Lessons from the past

It may be useful to find parallels in Cold War history. It could be that we are at a “1946” moment – early tensions, leading to a worsening of relations. For all the talk of “Cold War” in 1946 Britain, the US and the Soviet Union actually remained committed to amicable discussions on post-war Europe.

Britain’s relationship with Moscow was set by Frank Kenyon Roberts, charge d'affaires at the British Embassy. In a series of letters to the foreign office in March of that year, Roberts painted a “sombre picture” about relations with the Russians.

From Moscow, Roberts warned that anti-British propaganda and the official line that the Soviet Union was “surrounded by enemies” did not bode well for the future. “The present state of Soviet relations … is very different from what we had hoped for”. Instead of a new post-war relationship, Britain faced a “policy designed to advance Soviet interests at every … opportunity”.

But Roberts was also keen to see things from the Kremlin’s perspective – especially on security. For Roberts, Russian policy was shaped by a “constant striving for [the] security of a state with no natural frontiers and surrounded by enemies”. Britain’s relationship with Russia, even before the Bolshevik revolution in 1917, was strained. Roberts didn’t downplay the ideological gulf between London, Washington and Moscow or the true nature of the Soviet system. But he understood the need to see Russia’s perspective.

Britain’s Joint Intelligence Committee (JIC) was also cautious. Hindsight shows they were remarkably accurate in forecasting Russian motives. For example, Soviet Cold War archives reveal that, rather than being bent on European dominance, the Kremlin’s policy aimed to ensure long-term security.

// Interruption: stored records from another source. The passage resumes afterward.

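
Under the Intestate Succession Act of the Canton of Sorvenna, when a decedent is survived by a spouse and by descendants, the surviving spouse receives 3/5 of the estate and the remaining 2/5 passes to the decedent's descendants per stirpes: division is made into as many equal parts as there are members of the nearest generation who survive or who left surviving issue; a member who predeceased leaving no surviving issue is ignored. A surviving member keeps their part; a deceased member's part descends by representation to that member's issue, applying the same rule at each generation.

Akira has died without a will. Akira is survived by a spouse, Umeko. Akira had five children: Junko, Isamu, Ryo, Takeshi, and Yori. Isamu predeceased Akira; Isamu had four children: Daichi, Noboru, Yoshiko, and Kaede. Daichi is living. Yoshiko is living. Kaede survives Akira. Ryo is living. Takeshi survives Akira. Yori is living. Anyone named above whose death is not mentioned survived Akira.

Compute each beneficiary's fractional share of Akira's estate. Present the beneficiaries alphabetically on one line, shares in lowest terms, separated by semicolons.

Umeko, as surviving spouse, takes 3/5.
The remaining 2/5 passes to Akira's descendants per stirpes.
The 2/5 is divided into 5 equal shares of 2/25 among Junko, Isamu, Ryo, Takeshi, Yori.
Junko is living and takes 2/25.
Isamu predeceased; the 2/25 allotted to Isamu's branch passes to Isamu's issue by representation.
The 2/25 is divided into 4 equal shares of 1/50 among Daichi, Noboru, Yoshiko, Kaede.
Daichi is living and takes 1/50.
Noboru is living and takes 1/50.
Yoshiko is living and takes 1/50.
Kaede is living and takes 1/50.
Ryo is living and takes 2/25.
Takeshi is living and takes 2/25.
Yori is living and takes 2/25.

Daichi 1/50; Junko 2/25; Kaede 1/50; Noboru 1/50; Ryo 2/25; Takeshi 2/25; Umeko 3/5; Yori 2/25; Yoshiko 1/50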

In March 1946, the JIC predicted the Soviets wanted “military security” and would avoid actions likely to “provoke a war” with Britain or the US. Key to Moscow’s security were the countries of Eastern Europe – behind the Iron Curtain – Poland, Bulgaria, Romania, Hungary, East Germany and the Baltics. If this “protective belt” was threatened, the JIC concluded that the Soviets would “retaliate by using all weapons … to frustrate these attempts. She will make full use of propaganda, of diplomatic pressure and of the Communist parties abroad … to weaken foreign countries.” This response is not too dissimilar from today’s – though cyber attacks and “fake news” take the lead. Western encroachment into former Russian spheres of influence, like Georgia and Ukraine, have provoked a significant response from Moscow.

Even as Cold War tensions started to grow in 1947, the JIC continued placing security at the heart of Soviet short-term policy. The Kremlin’s preoccupation with security – a view that Russia lacked “natural defensive frontiers” making her vulnerable – continued to be an important theme. Increasingly, ideology was another important factor. By 1948, the mood clearly changed: rather than being defensive, the Kremlin was judged to be intent on “the elimination of capitalism” -– a chilling assessment, ushering in the start of the Cold War and a final breakdown in East-West relations.

East-West animosity may increase to Cold War levels, but we shouldn’t see ourselves as locked in a struggle with Moscow just yet. Lessons from the start of the Cold War tells us that we still need to try and understand Russia’s underlying foreign policy motives. What may seem aggressive to us, could be defensive to Moscow – and vice versa.

Roberts and the JIC appreciated Soviet vulnerability alongside ideological motivations. If anything, we need to take into consideration present-day Russian security concerns as a way of understanding Moscow’s relationship with the outside world, rather than see Russia as irreversibly hostile to the West.